Ich werds mir mal in einer sicheren Umgebung anschauen, noch hab ich ja Zeit dafür. Ist aber wirklich nur der letzte Ausweg.

Muss ja nicht auf biegen und brechen sein, wäre nur schön.

Wenns nicht klappt verschiebe ich das ganze auf nächsten Winter.

----------

## hoernerfranz

haste schonmal

http://pgfakt.de/

http://www.compiere.org/

http://www.lx-office.org/index.php?id=about

angeschaut ?

----------

## wollja

Sieht alles auf den ersten Blick gut aus. Ich werde mir das mal in ruhe ansehen.

Bin für weitere Vorschläge offen.

Vielen Dank bis hier schon mal

----------

## bbox

Ich benutze Tudo, wenn du etwas von Postgresql verstehst ein tolles Programm.

Allerdings etwas Gefummel bis es läuft, aber dann ist es klasse!

http://www.bemme.de/

----------

## UTgamer

Da kann ich mit einigen Links zu diversen Softwarelösungen aushelfen:

Kaufmännische Software:

http://www.pro-linux.de/news/2006/9279.html

http://www.heise.de/newsticker/meldung/41699

http://www.less.de/

http://www.linux-magazin.de/Artikel/ausgabe/2002/07/fibu/fibu.html

http://packman.links2linux.de/

http://packman.links2linux.de/index.php4?action=cat&cat=15

http://www.heise.de/newsticker/meldung/46482

Content-Management-Systeme

http://www.pro-linux.de/news/2005/8822.html

http://www.pro-linux.de/news/2006/9275.html

Kostenloses Buch über Open Source in Unternehmen

PS: Die Links sind nicht auf Aktualität überprüft, d.h. die Software gibt es an anderer Stelle evtl. in neueren Versionen.

Da wird sicher was für deine Firma dabei sein.

----------

## wollja

Ich möchte mich bei allen, die mir bisher Hinweise gegeben haben, bedanken.

Ich bin erstaunt, wie viele Projekte es gibt und wieviele davon auf den ersten Blick den Win Pedants an Funktionalität in nichts nachstehen.

Habe jetzt reichlich arbeit das alles durchzuforsten und werde euch bei Interesse über die Fortschritte auf dem laufenden halten.

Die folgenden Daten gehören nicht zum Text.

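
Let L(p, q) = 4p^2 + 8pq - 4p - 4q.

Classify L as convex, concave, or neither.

L is quadratic, so its Hessian is the constant matrix H = [[8, 8], [8, 0]].
det(H) = -64, tr(H) = 8.
det(H) < 0, so H is indefinite: neither convex nor concave.

neither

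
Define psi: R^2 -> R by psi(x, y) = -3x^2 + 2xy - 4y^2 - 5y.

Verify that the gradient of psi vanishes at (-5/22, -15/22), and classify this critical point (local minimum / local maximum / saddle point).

∇psi = (-6x + 2y, 2x - 8y - 5); substituting (-5/22, -15/22) gives ∇psi = (0, 0), so (-5/22, -15/22) is indeed a critical point.
The Hessian of psi is constant: H = [[-6, 2], [2, -8]].
det(H) = (-6)·(-8) − 2² = 44.
det(H) > 0 and tr(H) = -14 < 0, so H is negative definite and the point is a local maximum.

local maximum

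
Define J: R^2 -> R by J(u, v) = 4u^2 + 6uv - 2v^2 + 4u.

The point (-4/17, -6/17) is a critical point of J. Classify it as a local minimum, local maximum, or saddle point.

The Hessian of J is constant: H = [[8, 6], [6, -4]].
det(H) = 8·(-4) − 6² = -68.
Since det(H) < 0, H is indefinite and the critical point is a saddle point.

saddle point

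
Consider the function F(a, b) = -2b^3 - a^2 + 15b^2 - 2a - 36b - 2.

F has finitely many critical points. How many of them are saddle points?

1

F separates as a function of a plus a function of b, so ∇F=0 decouples.
∂F/∂a = -2(a + 1) = 0 at a ∈ {-1}; ∂F/∂b = -6(b - 3)(b - 2) = 0 at b ∈ {2, 3}.
The Hessian is diagonal: diag(F_aa, F_bb). Second derivatives: F_aa(-1)=-2; F_bb(2)=6, F_bb(3)=-6.
Saddle points occur where the two diagonal entries have opposite signs: (-1, 2). Count: 1.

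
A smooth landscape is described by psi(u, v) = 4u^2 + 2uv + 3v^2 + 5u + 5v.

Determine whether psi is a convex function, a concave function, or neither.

convex

psi is quadratic, so its Hessian is the constant matrix H = [[8, 2], [2, 6]].
det(H) = 44, tr(H) = 14.
det(H) > 0 and tr(H) > 0, so H is positive definite everywhere: convex.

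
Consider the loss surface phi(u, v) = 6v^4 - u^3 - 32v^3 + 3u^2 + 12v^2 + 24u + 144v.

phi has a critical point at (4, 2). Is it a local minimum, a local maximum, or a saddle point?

local maximum

The mixed partial ∂²phi/∂u∂v is 0, so the Hessian at any point is diag(phi_uu, phi_vv) = diag(6(-u + 1), 24(3v^2 - 8v + 1)).
At (4, 2): H = diag(-18, -72).
Both eigenvalues are negative, so H is negative definite: a local maximum.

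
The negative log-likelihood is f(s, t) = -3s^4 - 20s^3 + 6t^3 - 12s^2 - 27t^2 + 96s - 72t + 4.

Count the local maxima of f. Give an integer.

2

f separates as a function of s plus a function of t, so ∇f=0 decouples.
∂f/∂s = -12(s - 1)(s + 2)(s + 4) = 0 at s ∈ {-4, -2, 1}; ∂f/∂t = 18(t - 4)(t + 1) = 0 at t ∈ {-1, 4}.
The Hessian is diagonal: diag(f_ss, f_tt). Second derivatives: f_ss(-4)=-120, f_ss(-2)=72, f_ss(1)=-180; f_tt(-1)=-90, f_tt(4)=90.
Local maxima occur where both diagonal entries negative: (-4, -1), (1, -1). Count: 2.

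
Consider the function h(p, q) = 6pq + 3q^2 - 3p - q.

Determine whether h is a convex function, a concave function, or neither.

neither

h is quadratic, so its Hessian is the constant matrix H = [[0, 6], [6, 6]].
det(H) = -36, tr(H) = 6.
det(H) < 0, so H is indefinite: neither convex nor concave.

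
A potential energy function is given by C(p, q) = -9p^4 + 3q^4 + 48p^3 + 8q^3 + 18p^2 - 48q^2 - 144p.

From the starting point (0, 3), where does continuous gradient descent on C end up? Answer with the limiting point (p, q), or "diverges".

(1, 2)

C is separable, so gradient descent decouples: p follows -∂C/∂p, q follows -∂C/∂q.
∂C/∂p = -36(p - 4)(p - 1)(p + 1); at p=0 this is -144, so p increases.
∂C/∂q = 12q(q - 2)(q + 4); at q=3 this is 252, so q decreases.
p converges to its nearest critical value 1 (a local min of the p-part); q converges to 2. The iterate converges to (1, 2).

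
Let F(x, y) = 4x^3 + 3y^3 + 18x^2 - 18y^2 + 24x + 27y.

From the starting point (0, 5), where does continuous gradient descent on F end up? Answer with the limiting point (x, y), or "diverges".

(-1, 3)

F is separable, so gradient descent decouples: x follows -∂F/∂x, y follows -∂F/∂y.
∂F/∂x = 12(x + 1)(x + 2); at x=0 this is 24, so x decreases.
∂F/∂y = 9(y - 3)(y - 1); at y=5 this is 72, so y decreases.
x converges to its nearest critical value -1 (a local min of the x-part); y converges to 3. The iterate converges to (-1, 3).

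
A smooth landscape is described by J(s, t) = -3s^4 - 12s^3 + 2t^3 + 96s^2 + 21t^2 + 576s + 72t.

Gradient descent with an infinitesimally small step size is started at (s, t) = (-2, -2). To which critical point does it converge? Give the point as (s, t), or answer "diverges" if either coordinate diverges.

(-3, -3)

J is separable, so gradient descent decouples: s follows -∂J/∂s, t follows -∂J/∂t.
∂J/∂s = -12(s - 4)(s + 3)(s + 4); at s=-2 this is 144, so s decreases.
∂J/∂t = 6(t + 3)(t + 4); at t=-2 this is 12, so t decreases.
s converges to its nearest critical value -3 (a local min of the s-part); t converges to -3. The iterate converges to (-3, -3).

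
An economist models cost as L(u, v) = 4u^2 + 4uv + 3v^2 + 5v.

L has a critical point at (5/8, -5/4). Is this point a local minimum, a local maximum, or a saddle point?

The Hessian of L is constant: H = [[8, 4], [4, 6]].
det(H) = 8·6 − 4² = 32.
det(H) > 0 and tr(H) = 14 > 0, so H is positive definite and the point is a local minimum.

local minimum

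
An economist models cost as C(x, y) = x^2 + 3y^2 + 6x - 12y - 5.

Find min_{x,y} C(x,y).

-26

C(x,y) separates as P(x) + Q(y) − 5, so its minimum is min P + min Q − 5.
P'(x) = 2x + 6 vanishes at x ∈ {-3}; Q'(y) = 6y - 12 vanishes at y ∈ {2}.
Local minima of P (where P''>0): P(-3)=-9. Local minima of Q: Q(2)=-12.
So the global minimum of C is P(-3) + Q(2) − 5 = -9 − 12 − 5 = -26, attained at (-3, 2).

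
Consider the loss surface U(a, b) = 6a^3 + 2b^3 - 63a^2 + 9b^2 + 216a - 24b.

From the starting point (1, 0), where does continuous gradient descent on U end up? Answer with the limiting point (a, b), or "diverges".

U is separable, so gradient descent decouples: a follows -∂U/∂a, b follows -∂U/∂b.
∂U/∂a = 18(a - 4)(a - 3); at a=1 this is 108, so a decreases.
∂U/∂b = 6(b - 1)(b + 4); at b=0 this is -24, so b increases.
The a-coordinate has no critical point in that direction and runs off to infinity.

diverges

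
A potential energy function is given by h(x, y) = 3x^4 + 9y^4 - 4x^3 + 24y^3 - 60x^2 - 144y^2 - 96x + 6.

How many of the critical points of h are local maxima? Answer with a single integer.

h separates as a function of x plus a function of y, so ∇h=0 decouples.
∂h/∂x = 12(x - 4)(x + 1)(x + 2) = 0 at x ∈ {-2, -1, 4}; ∂h/∂y = 36y(y - 2)(y + 4) = 0 at y ∈ {-4, 0, 2}.
The Hessian is diagonal: diag(h_xx, h_yy). Second derivatives: h_xx(-2)=72, h_xx(-1)=-60, h_xx(4)=360; h_yy(-4)=864, h_yy(0)=-288, h_yy(2)=432.
Local maxima occur where both diagonal entries negative: (-1, 0). Count: 1.

1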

Also vielen Dank nocheinmal und weiter so.

wollja

----------

## nic0000

 *wollja wrote:*   

> Ich möchte mich bei allen, die mir bisher Hinweise gegeben haben, bedanken.
> 
> Ich bin erstaunt, wie viele Projekte es gibt und wieviele davon auf den ersten Blick den Win Pedants an Funktionalität in nichts nachstehen.
> 
> Habe jetzt reichlich arbeit das alles durchzuforsten und werde euch bei Interesse über die Fortschritte auf dem laufenden halten.
> ...

 

Oh ja bitte viel erzählen. Auch zu den Vor/Nachteilen der einzelnen Projekte.

----------

## Headhunter123

ich würde eine Erfahrungen auch recht interessant finden. Würde mich also auch freuen wenn du was zu den einzelnen Programmmen schreiben könntest  :Smile: 

----------

## elsni

 *UTgamer wrote:*   

> Da kann ich mit einigen Links zu diversen Softwarelösungen aushelfen:
> 
> 

 

Ich habe auch noch welche: 

http://www.thekompany.com/products/kapital/

http://www.linux-warenwirtschaft.de/index.php

http://www.linux-magazin.de/Artikel/ausgabe/2002/07/freie/freie.html

----------

## Gucky_der_Mausbiber

Ja, also deine Erfahrungen würden mich sehr interessieren da ich seit 1-2 Jahren mit dem Gedanken spiele in der Firma in der ich arbeite komplett auf Linux umzusteigen. 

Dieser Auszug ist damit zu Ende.